In the New Year, we intend to continue to advocate for consumers and addressing poultry prices and reviewing trade agreements.
Christmas gifts are sometimes beautifully wrapped – but are disappointing when they are finally opened.
2022 was the opposite – the packaging was really ugly (petrol price increases, food shortages, inflation, recession, load-shedding) but our latest statistics show surprising economic growth.
As the holidays approach, many people are no longer paying attention to global and domestic crises, but rather planning their year-end celebrations with family and friends.
Mandate in 2022
Our mandate in 2022 has been, and will always be, to bring you independent news about the poultry industry so that you, the consumer, can make informed choices when browsing supermarket shelves. We support the views of small and independent farmers, consult with market researchers and trade lobbyists, and interrogate claims made by the five large poultry producers who dominate the industry.
In the New Year, we intend to continue to do this, and one of the big issues coming up will be the question of taxes on chicken that are keeping our poultry prices artificially high. There is broad consensus from consumer champions, trade experts, and economists that import tariffs (which are, to be truthful, a tax on imported chicken) is inflationary. They allow local producers to push up their prices in order to inflate their profits.

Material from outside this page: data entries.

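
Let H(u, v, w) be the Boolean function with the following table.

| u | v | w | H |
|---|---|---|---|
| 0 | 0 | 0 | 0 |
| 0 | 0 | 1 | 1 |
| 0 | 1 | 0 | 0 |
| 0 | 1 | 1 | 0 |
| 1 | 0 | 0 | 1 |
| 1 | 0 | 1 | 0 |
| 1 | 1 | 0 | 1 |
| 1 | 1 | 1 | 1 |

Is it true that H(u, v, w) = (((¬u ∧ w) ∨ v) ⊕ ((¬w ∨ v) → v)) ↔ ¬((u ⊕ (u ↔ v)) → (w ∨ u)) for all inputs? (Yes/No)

No

Test each input against both H and the formula:
  u=0, v=0, w=0: formula gives 0, H = 0 ✓
  u=0, v=0, w=1: formula gives 1, H = 1 ✓
  u=0, v=1, w=0: formula gives 1, but H = 0 ✗
A single disagreement suffices: at (0,1,0) they differ, so the formula does not compute H.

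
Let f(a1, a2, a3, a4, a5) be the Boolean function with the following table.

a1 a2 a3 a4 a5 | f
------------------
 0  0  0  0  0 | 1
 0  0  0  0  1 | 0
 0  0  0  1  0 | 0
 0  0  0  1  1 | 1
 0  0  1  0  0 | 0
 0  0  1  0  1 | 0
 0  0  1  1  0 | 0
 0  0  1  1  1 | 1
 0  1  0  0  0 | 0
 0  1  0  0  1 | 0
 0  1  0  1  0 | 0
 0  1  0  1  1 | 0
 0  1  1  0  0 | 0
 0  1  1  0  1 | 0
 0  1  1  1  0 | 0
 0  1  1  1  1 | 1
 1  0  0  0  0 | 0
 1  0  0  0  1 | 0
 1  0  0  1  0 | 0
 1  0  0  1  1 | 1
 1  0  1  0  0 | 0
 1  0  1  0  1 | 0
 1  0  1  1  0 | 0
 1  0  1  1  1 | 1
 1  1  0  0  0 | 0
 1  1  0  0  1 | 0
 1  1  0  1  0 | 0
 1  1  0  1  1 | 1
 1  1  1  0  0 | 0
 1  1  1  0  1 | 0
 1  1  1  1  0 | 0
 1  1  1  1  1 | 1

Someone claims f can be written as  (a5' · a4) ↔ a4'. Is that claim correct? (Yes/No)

Test each input against both f and the formula:
  a1=0, a2=0, a3=0, a4=0, a5=0: formula gives 0, but f = 1 ✗
Row (0,0,0,0,0) is a counterexample, so the formula is not equivalent to f.

No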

This can be clearly seen in the announcement by Astral Foods – one of South Africa’s largest poultry producers – that they made more than R1 billion profit last year. Despite this, they have warned that due to high input costs they would be raising the price of chicken in 2023.

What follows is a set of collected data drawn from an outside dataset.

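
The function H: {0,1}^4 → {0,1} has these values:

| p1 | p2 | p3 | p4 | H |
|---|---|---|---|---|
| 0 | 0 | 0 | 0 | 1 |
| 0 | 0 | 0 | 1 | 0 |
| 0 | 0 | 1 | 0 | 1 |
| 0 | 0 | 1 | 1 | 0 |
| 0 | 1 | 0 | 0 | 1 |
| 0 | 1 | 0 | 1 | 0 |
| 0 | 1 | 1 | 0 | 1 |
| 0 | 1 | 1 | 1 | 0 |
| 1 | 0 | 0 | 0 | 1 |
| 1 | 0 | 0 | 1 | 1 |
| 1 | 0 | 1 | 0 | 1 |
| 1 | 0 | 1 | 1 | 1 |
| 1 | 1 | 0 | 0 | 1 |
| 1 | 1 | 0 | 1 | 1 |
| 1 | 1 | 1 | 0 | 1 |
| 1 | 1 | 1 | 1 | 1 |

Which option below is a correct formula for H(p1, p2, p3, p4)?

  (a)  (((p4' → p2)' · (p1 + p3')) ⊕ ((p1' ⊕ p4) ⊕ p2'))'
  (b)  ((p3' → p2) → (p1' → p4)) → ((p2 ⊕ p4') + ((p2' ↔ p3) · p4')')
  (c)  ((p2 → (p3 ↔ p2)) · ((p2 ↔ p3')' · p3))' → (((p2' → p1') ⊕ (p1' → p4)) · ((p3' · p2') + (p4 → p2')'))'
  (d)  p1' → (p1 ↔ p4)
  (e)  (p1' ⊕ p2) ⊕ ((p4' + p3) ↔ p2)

d

(a): at (0,0,0,0) it gives 0, but H = 1 — eliminated.
(b): at (0,0,0,1) it gives 1, but H = 0 — eliminated.
(c): at (0,0,0,0) it gives 0, but H = 1 — eliminated.
(e): at (0,0,1,1) it gives 1, but H = 0 — eliminated.
That leaves (d). Evaluating it on every row reproduces the table of H exactly.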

Of course, they can raise the price of chicken, say roleplayers in the poultry industry, because chicken imports are subject to 62% duties, which means that the consumer is paying a 62% tax on imports in order to subsidise Astral.
Import Tariffs are Inflationary
Paul Matthew of the Association of Meat Importers and Exporters puts it like this: “The government has recognised that import tariffs are inflationary,” he says. “But the International Trade Administration Commission (ITAC) is still going ahead in 2023 with evaluating our trade agreements for the purpose of adding more taxes and tariffs.”
Matthew’s statements are supported by evidence. The SA Reserve Bank confirmed in their October Monetary Policy Review that tariffs are a significant contributing factor to the price of goods. The Pietermaritzburg Economic Justice and Dignity Group (PMBEJD) said that the basic basket of goods increased in price by 13,5% year on year, and the price of frozen chicken pieces has increased by 24,7% between September 2020 and September 2022.
So in 2023, we will be dealing with the weighty issues of reviewing multiple trade agreements including the US sunset review. These are complex issues, but we will unpack them as comprehensively and simply as we can.
In the meantime, we wrap up with year with a wish that your festive celebrations are exactly what you wish for: your heart’s desire, beautifully packaged, with a big red bow on top!